Gathering forces: MQM-Pakistan hopes to rise from ashes

Party still has strong public support, claims leader


Zubair Ashraf October 29, 2016
PHOTO: REUTERS

KARACHI: According to Muttahida Qaumi Movement (MQM) - Pakistan frontline leader Khalid Maqbool Siddiqui, those who fancied that the chapter of MQM had closed after the August 22 speech of Altaf Hussain would have been embarrassed upon seeing that the party still has strong public support.

The remarks were made on Friday night during a general workers’ meeting in Liaquatabad. The row over the ownership of the MQM between the Farooq Sattar and Nadeem Nusrat-led groups, formed as the Pakistan leadership bifurcated itself from its chief.

Pakistan Peoples Party’s (PPP) chairperson Bilawal Bhutto Zardari’s comment that ‘uncle’ Altaf was and is a political reality and the ruling Pakistan Muslim League - Nawaz’s message that they recognise Sattar-led MQM only reflect possible backdoor negotiations of the two groups with other political elites.

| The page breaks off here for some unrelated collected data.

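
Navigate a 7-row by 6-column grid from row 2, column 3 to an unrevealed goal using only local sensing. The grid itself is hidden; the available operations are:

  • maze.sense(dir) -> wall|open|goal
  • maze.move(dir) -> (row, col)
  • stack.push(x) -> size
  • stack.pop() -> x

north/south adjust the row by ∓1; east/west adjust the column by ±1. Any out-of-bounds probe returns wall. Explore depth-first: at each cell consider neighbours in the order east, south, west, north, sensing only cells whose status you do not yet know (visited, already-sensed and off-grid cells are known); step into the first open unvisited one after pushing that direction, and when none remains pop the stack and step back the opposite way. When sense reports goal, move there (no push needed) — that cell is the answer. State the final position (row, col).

>>> maze.sense dir: east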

In the case of MQM-Pakistan, the faction spearheaded by Sattar, it has maintained support with the help of national and provincial lawmakers as well as majority of local bodies’ representatives. On the other hand, the MQM-London, under Nadeem, as Altaf handed over to him his power of running the party, seems to be struggling.

In almost all of his media talks, Sattar has demanded a space for those who not only condemned the anti-state slogans by Altaf but also dissociated with him. One part of his demands about political space seems to have been addressed after the Rangers arrested four prominent members of the interim Coordination Committee of MQM-London with the home department placing them under 30-day detention. With this crackdown, MQM-London seems to have lost a formal communication channel to connect with its workers.

The MQM-Pakistan’s Friday workers’ meeting is the second of a public engagement campaign that Sattar announced a day after the arrests.

In the first meeting in Baldia Town, he had proclaimed to hold a public gathering outside Mazar-e-Quaid on December 25.

This will be the first public show of the party after dissociation from Altaf.

In the Liaquatabad meeting, Sattar warned that if the injustices against Mohajirs did not stop then the party will wage a campaign for a separate province and will not stop until it is done.

Published in The Express Tribune, October 30th, 2016.